Tullow Oil’s profit after tax declined by 68 per cent from $666 million (Shs1.7 trillion) last year to $216m (Shs553 billion) this year, the latest company annual financial report released this week reveals.
As a result, basic earnings per share decreased by 73 per cent to 18.6 cents down from 68.8 cents in 2012.
According to the company chairman Mr Simon Thompson’s report to the shareholders, the loss was due to higher exploration write-offs and lower portfolio management profits.
According to the report, the Uganda business contributed to the profit slump by registering a $67 million (Shs171 billion) in exploration “write-offs” in respect of its offshore Ngassa discoveries.
The loss is part of a $280 million (Shs717 billion) write-off brought about as a result of “license relinquishments and changes to future work programmes.”

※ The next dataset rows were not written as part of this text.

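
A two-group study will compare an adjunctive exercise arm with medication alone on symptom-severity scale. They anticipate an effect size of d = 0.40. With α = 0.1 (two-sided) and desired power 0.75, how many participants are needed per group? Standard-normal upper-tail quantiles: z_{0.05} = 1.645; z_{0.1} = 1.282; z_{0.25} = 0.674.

For two independent groups with equal n: n = 2·((z_{α/2} + z_β) / d)².
z_{α/2} + z_β = 1.645 + 0.674 = 2.319.
n = 2 × (2.319 / 0.40)² = 2 × 5.797² = 2 × 33.61 = 67.2.
Round up to the next whole participant.

n = 68 per group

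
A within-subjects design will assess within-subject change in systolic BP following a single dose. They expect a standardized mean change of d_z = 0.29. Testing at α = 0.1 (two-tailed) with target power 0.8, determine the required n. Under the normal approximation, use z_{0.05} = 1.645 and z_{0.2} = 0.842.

For a paired (one-sample on differences) test: n = ((z_{α/2} + z_β) / d)².
z_{α/2} + z_β = 1.645 + 0.842 = 2.487.
n = (2.487 / 0.29)² = 8.576² = 73.55.
Round up.

n = 74 pairs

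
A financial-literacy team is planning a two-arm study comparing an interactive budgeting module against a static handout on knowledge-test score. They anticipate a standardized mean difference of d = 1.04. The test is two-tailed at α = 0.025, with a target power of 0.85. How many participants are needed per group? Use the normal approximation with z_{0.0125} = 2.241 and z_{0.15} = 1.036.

For two independent groups with equal n: n = 2·((z_{α/2} + z_β) / d)².
z_{α/2} + z_β = 2.241 + 1.036 = 3.277.
n = 2 × (3.277 / 1.04)² = 2 × 3.151² = 2 × 9.93 = 19.9.
Round up to the next whole participant.

n = 20 per group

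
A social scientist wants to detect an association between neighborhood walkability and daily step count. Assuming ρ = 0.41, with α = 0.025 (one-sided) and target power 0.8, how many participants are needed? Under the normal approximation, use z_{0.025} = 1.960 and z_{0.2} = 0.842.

n = 45

Fisher's z: C = ½·ln((1+r)/(1−r)) = ½·ln(2.3898) = 0.4356.
n = ((z_{α} + z_β)/C)² + 3.
(1.960 + 0.842) / 0.4356 = 2.802 / 0.4356 = 6.433.
n = 6.433² + 3 = 41.38 + 3 = 44.4.
Round up.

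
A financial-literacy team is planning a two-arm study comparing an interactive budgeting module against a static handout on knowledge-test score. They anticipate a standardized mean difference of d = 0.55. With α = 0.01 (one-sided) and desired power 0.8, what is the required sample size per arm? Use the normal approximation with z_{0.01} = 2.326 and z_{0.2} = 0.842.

n = 67 per group

For two independent groups with equal n: n = 2·((z_{α} + z_β) / d)².
z_{α} + z_β = 2.326 + 0.842 = 3.168.
n = 2 × (3.168 / 0.55)² = 2 × 5.760² = 2 × 33.18 = 66.4.
Round up to the next whole participant.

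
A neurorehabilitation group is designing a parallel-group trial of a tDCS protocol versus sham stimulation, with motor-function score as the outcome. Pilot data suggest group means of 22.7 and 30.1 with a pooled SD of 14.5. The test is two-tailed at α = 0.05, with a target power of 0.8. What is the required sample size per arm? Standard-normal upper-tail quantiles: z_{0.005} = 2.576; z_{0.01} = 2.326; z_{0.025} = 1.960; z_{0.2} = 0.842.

Cohen's d = |M₁ − M₂| / SD_pooled = |22.7 − 30.1| / 14.5 = 7.4 / 14.5 = 0.510.
For two independent groups with equal n: n = 2·((z_{α/2} + z_β) / d)².
z_{α/2} + z_β = 1.960 + 0.842 = 2.802.
n = 2 × (2.802 / 0.510)² = 2 × 5.494² = 2 × 30.19 = 60.4.
Round up to the next whole participant.

n = 61 per group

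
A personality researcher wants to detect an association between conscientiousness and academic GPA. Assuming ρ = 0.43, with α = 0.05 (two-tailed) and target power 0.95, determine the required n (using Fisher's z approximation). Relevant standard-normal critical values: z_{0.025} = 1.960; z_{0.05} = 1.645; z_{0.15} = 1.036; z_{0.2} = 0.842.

n = 65

Fisher's z: C = ½·ln((1+r)/(1−r)) = ½·ln(2.5088) = 0.4599.
n = ((z_{α/2} + z_β)/C)² + 3.
(1.960 + 1.645) / 0.4599 = 3.605 / 0.4599 = 7.839.
n = 7.839² + 3 = 61.44 + 3 = 64.4.
Round up.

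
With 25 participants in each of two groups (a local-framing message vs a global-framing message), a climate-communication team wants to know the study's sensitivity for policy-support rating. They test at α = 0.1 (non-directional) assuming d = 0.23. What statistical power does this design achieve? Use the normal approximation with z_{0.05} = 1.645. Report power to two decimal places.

For two equal groups, power = Φ(d·√(n/2) − z_{α/2}).
d·√(n/2) = 0.23 × √(25/2) = 0.23 × 3.536 = 0.813.
z_β = 0.813 − 1.645 = -0.832.
Power = Φ(-0.832) = 0.203.

power ≈ 0.20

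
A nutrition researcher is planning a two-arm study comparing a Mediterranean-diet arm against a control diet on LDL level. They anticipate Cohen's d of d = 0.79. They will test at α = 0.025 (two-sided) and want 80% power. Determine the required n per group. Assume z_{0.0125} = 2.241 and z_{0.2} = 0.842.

n = 31 per group

For two independent groups with equal n: n = 2·((z_{α/2} + z_β) / d)².
z_{α/2} + z_β = 2.241 + 0.842 = 3.083.
n = 2 × (3.083 / 0.79)² = 2 × 3.903² = 2 × 15.23 = 30.5.
Round up to the next whole participant.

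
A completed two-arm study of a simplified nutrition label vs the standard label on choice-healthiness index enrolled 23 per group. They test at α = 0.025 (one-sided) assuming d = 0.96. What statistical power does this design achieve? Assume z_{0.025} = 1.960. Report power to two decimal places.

For two equal groups, power = Φ(d·√(n/2) − z_{α}).
d·√(n/2) = 0.96 × √(23/2) = 0.96 × 3.391 = 3.256.
z_β = 3.256 − 1.960 = 1.296.
Power = Φ(1.296) = 0.902.

power ≈ 0.90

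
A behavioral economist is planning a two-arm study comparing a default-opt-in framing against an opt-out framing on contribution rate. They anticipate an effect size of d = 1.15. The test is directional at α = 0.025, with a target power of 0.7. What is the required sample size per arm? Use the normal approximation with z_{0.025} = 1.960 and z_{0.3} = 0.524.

n = 10 per group

For two independent groups with equal n: n = 2·((z_{α} + z_β) / d)².
z_{α} + z_β = 1.960 + 0.524 = 2.484.
n = 2 × (2.484 / 1.15)² = 2 × 2.160² = 2 × 4.67 = 9.3.
Round up to the next whole participant.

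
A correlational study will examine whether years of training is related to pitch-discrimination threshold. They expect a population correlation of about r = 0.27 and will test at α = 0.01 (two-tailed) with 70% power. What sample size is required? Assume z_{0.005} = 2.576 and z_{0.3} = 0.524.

n = 129

Fisher's z: C = ½·ln((1+r)/(1−r)) = ½·ln(1.7397) = 0.2769.
n = ((z_{α/2} + z_β)/C)² + 3.
(2.576 + 0.524) / 0.2769 = 3.100 / 0.2769 = 11.195.
n = 11.195² + 3 = 125.34 + 3 = 128.3.
Round up.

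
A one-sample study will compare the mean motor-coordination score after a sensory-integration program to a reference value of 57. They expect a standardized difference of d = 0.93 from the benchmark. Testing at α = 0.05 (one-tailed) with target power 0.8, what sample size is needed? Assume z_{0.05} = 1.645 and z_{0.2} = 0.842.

n = 8

For a one-sample test: n = ((z_{α} + z_β) / d)².
z_{α} + z_β = 1.645 + 0.842 = 2.487.
n = (2.487 / 0.93)² = 2.674² = 7.15.
Round up.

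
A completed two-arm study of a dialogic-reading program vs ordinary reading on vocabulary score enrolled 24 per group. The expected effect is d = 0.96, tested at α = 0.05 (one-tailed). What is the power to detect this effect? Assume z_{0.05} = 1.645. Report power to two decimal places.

power ≈ 0.95

For two equal groups, power = Φ(d·√(n/2) − z_{α}).
d·√(n/2) = 0.96 × √(24/2) = 0.96 × 3.464 = 3.326.
z_β = 3.326 − 1.645 = 1.681.
Power = Φ(1.681) = 0.954.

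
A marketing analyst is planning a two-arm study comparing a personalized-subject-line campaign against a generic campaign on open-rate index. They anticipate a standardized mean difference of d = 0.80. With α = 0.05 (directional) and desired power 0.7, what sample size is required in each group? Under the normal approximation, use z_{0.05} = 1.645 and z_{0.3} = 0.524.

For two independent groups with equal n: n = 2·((z_{α} + z_β) / d)².
z_{α} + z_β = 1.645 + 0.524 = 2.169.
n = 2 × (2.169 / 0.80)² = 2 × 2.711² = 2 × 7.35 = 14.7.
Round up to the next whole participant.

n = 15 per group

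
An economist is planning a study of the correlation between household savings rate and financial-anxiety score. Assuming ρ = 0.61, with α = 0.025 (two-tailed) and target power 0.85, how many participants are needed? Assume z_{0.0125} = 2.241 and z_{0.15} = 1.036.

Fisher's z: C = ½·ln((1+r)/(1−r)) = ½·ln(4.1282) = 0.7089.
n = ((z_{α/2} + z_β)/C)² + 3.
(2.241 + 1.036) / 0.7089 = 3.277 / 0.7089 = 4.623.
n = 4.623² + 3 = 21.37 + 3 = 24.4.
Round up.

n = 25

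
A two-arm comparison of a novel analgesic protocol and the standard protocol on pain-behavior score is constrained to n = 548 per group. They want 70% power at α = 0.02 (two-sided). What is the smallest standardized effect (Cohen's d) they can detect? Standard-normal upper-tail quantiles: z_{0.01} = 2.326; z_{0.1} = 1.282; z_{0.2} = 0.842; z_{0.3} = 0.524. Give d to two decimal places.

d_min ≈ 0.17

For two independent groups of n = 548 each: d_min = (z_{α/2} + z_β)·√(2/n).
z-sum = 2.326 + 0.524 = 2.850.
d_min = 2.850 × √(2/548) = 2.850 × 0.0604 = 0.172.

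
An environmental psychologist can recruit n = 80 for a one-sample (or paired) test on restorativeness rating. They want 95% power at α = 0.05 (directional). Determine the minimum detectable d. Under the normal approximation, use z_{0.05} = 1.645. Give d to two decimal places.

d_min ≈ 0.37

For a single sample (or paired design) of n = 80: d_min = (z_{α} + z_β)/√n.
z-sum = 1.645 + 1.645 = 3.290.
d_min = 3.290 / √80 = 3.290 / 8.944 = 0.368.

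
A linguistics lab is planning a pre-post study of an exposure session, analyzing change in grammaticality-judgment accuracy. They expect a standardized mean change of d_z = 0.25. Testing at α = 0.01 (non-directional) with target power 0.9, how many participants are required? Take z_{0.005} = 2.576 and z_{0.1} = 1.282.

For a paired (one-sample on differences) test: n = ((z_{α/2} + z_β) / d)².
z_{α/2} + z_β = 2.576 + 1.282 = 3.858.
n = (3.858 / 0.25)² = 15.432² = 238.15.
Round up.

n = 239 pairs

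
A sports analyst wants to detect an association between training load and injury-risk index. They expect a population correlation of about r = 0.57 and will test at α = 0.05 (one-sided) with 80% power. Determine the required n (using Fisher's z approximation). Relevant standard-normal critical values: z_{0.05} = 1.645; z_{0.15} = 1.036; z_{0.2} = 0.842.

Fisher's z: C = ½·ln((1+r)/(1−r)) = ½·ln(3.6512) = 0.6475.
n = ((z_{α} + z_β)/C)² + 3.
(1.645 + 0.842) / 0.6475 = 2.487 / 0.6475 = 3.841.
n = 3.841² + 3 = 14.75 + 3 = 17.8.
Round up.

n = 18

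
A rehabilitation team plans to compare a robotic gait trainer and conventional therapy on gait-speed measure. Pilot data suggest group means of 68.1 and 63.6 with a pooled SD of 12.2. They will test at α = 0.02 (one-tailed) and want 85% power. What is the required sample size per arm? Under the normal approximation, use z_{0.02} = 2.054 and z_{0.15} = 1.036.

n = 141 per group

Cohen's d = |M₁ − M₂| / SD_pooled = |68.1 − 63.6| / 12.2 = 4.5 / 12.2 = 0.369.
For two independent groups with equal n: n = 2·((z_{α} + z_β) / d)².
z_{α} + z_β = 2.054 + 1.036 = 3.090.
n = 2 × (3.090 / 0.369)² = 2 × 8.374² = 2 × 70.12 = 140.2.
Round up to the next whole participant.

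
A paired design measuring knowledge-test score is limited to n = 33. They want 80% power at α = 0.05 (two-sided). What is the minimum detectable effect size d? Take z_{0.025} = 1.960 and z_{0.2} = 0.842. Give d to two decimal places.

d_min ≈ 0.49

For a single sample (or paired design) of n = 33: d_min = (z_{α/2} + z_β)/√n.
z-sum = 1.960 + 0.842 = 2.802.
d_min = 2.802 / √33 = 2.802 / 5.745 = 0.488.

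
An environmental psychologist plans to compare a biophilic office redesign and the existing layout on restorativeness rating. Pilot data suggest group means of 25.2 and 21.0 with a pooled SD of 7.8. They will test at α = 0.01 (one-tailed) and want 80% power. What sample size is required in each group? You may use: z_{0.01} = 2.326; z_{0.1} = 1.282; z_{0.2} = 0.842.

n = 70 per group

Cohen's d = |M₁ − M₂| / SD_pooled = |25.2 − 21.0| / 7.8 = 4.2 / 7.8 = 0.538.
For two independent groups with equal n: n = 2·((z_{α} + z_β) / d)².
z_{α} + z_β = 2.326 + 0.842 = 3.168.
n = 2 × (3.168 / 0.538)² = 2 × 5.888² = 2 × 34.67 = 69.3.
Round up to the next whole participant.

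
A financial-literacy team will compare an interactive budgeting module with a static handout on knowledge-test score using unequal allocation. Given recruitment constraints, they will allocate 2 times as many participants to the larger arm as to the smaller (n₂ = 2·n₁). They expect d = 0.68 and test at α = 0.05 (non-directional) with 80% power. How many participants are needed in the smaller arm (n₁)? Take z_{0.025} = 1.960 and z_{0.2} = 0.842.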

The other write-offs in the same category include Kenya’s $79 million (Shs202billion) due to the relinquishment of Block 10A and the UK $30 million (Shs76 billion) due to the relinquishment of the Cameron discovery.
No returns registered
Relinquishment of a block means that the company drilled the area but failed to hit commercially viable hydrocarbons.
Daily Monitor couldn’t verify the number of unsuccessful wells Tullow drilled in Ngassa.
By press time, the company’s corporate affairs manager had not responded to email inquiries.
According to Investopedia, an online investment dictionary, a write-off is a reduction in the value of an asset or earnings by the amount of an expense or loss.
Companies are able to write off certain expenses that are required to run the business, or have been incurred in the operation of the business and detract from retained revenues.
Tullow performance releases also included revelations of all its payments to foreign governments on a project by project basis. This is the first time an oil company has ever done this.
The disclosures show the taxes, royalties, license fees and other public revenues generated by the company’s operations across 21 countries – 14 of which are in Sub-Saharan Africa – for the years 2012 and 2013.
According to the report, Uganda was given income taxes amounting to $4.1m (shs10.6billion), 136m less of last year’s $141m (shs361.3bilion).
Uganda received another $11,000(shs28 million) in license fees last year.
At the moment it is not possible to track payments into the Ugandan budget because they only appear as one lump sum figure for all companies and all payments. However, the Public Finance Management Bill currently before Parliament will, if passed in its current form, make it possible to disaggregate oil monies from the URA tax bandwagon.
The Bill seeks to create a petroleum fund where all oil monies will have to be deposited.